Mon entourage familial, en revanche, a été très dur avec moi. Lorsque je suis sortie de maison de santé, ma maman m’a lancé : « Moi, lorsque ton père est parti, ça a été difficile, mais je ne vous ai pas abandonnés ! » Je suis partie en claquant la porte. Ils ne sont pas abandonnés, ils sont chez leur père ! C’est écrit où qu’en cas de séparation, ça ne peut pas être papa qui garde les enfants ? Si j’avais été hospitalisée, dans le coma, personne n’aurait rien dit. Mais ma « maladie » à moi ne se voyait pas donc, pour tous, j’étais un monstre.
Pour le papa des enfants, cette histoire a aussi été un grand chamboulement.. Du jour au lendemain, il s’est retrouvé papa de trois enfants et les responsabilités qui vont avec. Jusqu’alors, il s’était totalement reposé sur moi, il n’avait de papa que le nom, il ne s’occupait jamais des enfants lorsque j’étais là. Maintenant, il est présent pour les enfants et d’ailleurs, aux yeux de ma famille, c’est devenu un super papa. D’un côté, c’est bien, mais d’un autre, c’est leur papa, donc ce n’est pas extraordinaire.
Pas faite pour ce schéma
Je n’ai jamais voulu revenir sur cette décision. Déjà, parce que je n’étais pas capable de m’occuper d’eux H24, et puis, je ne me vois pas dire au papa des enfants : « C’est cool, tu t’en es occupé pendant X temps, mais maintenant ça va mieux, je les reprends ! » Pour moi, la maternité est une jolie chose, qui mérite d’être vécue, mais il faut savoir bien s’entourer et surtout ne pas vouloir être parfaite.

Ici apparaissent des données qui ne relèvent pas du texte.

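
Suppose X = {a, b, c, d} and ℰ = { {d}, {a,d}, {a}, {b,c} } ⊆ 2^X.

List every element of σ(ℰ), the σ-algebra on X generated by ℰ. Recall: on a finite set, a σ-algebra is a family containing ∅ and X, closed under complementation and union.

σ(ℰ) = { {}, {a}, {d}, {a,d}, {b,c}, {a,b,c}, {b,c,d}, X }

Working:
Start: ℰ ∪ {∅, X} = { {}, {a}, {d}, {a,d}, {b,c}, X }.
Round 1 adds 2:
  {a,b,c}  = complement {d}
  {b,c,d}  = complement {a}
  [8 total]
After Round 2 the family is unchanged; done.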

Il ne faut pas chercher à faire plaisir aux autres parce qu’un jour ou l’autre… notre vrai « nous » nous rattrape. Même si au début je ne savais pas exprimer ce qui m’arrivait, même si j’ai eu des mots très durs car j’avais l’impression de ne plus rien ressentir pour mes enfants, en fait, je me cherchais. Aujourd’hui, je peux dire que je n’ai jamais cessé d’aimer mes enfants, je n’aimais juste plus ce rôle de maman du quotidien.
Je suis sûre que des centaines de femmes rêveraient de faire ce que j’ai fait mais n’osent pas à cause de la pression, du regard des autres. Ça ne se fait pas de ne plus vouloir vivre avec ses enfants. Et puis, la société fait tout reposer sur les épaules des mamans. A l’école, par exemple, on continue de m’appeler en premier alors que c’est bien précisé sur tous les papiers que tout ce petit monde vit chez papa et que c’est la personne à prévenir en priorité.
En tout cas, aujourd’hui, je ne culpabilise plus, je ne donne plus de faux prétextes pour dire que mes enfants vivent chez leur papa. J’ai voulu faire comme tout le monde. Je voulais avoir un mari, des enfants, une maison, un chien, un Scénic, mais au final… je ne devais pas être faite pour ce schéma.
Des chiffres
En France, la résidence principale est fixée chez le père dans 12,5 % des cas contre 76 % chez la mère. 11,5 % des enfants sont en résidence alternée.
En France, environ 6 % des parents se déclarent épuisés, selon une étude d’Isabelle Roskam, chercheuse en psychologie à l’université catholique de Louvain, en Belgique, publiée dans la revue Springer en 2021. D’après la chercheuse, l’épuisement parental est imputable à l’isolement des parents dans les pays occidentaux, dans un contexte où les normes éducatives sont de plus en plus exigeantes en même temps que le soutien apporté aux parents s’étiole.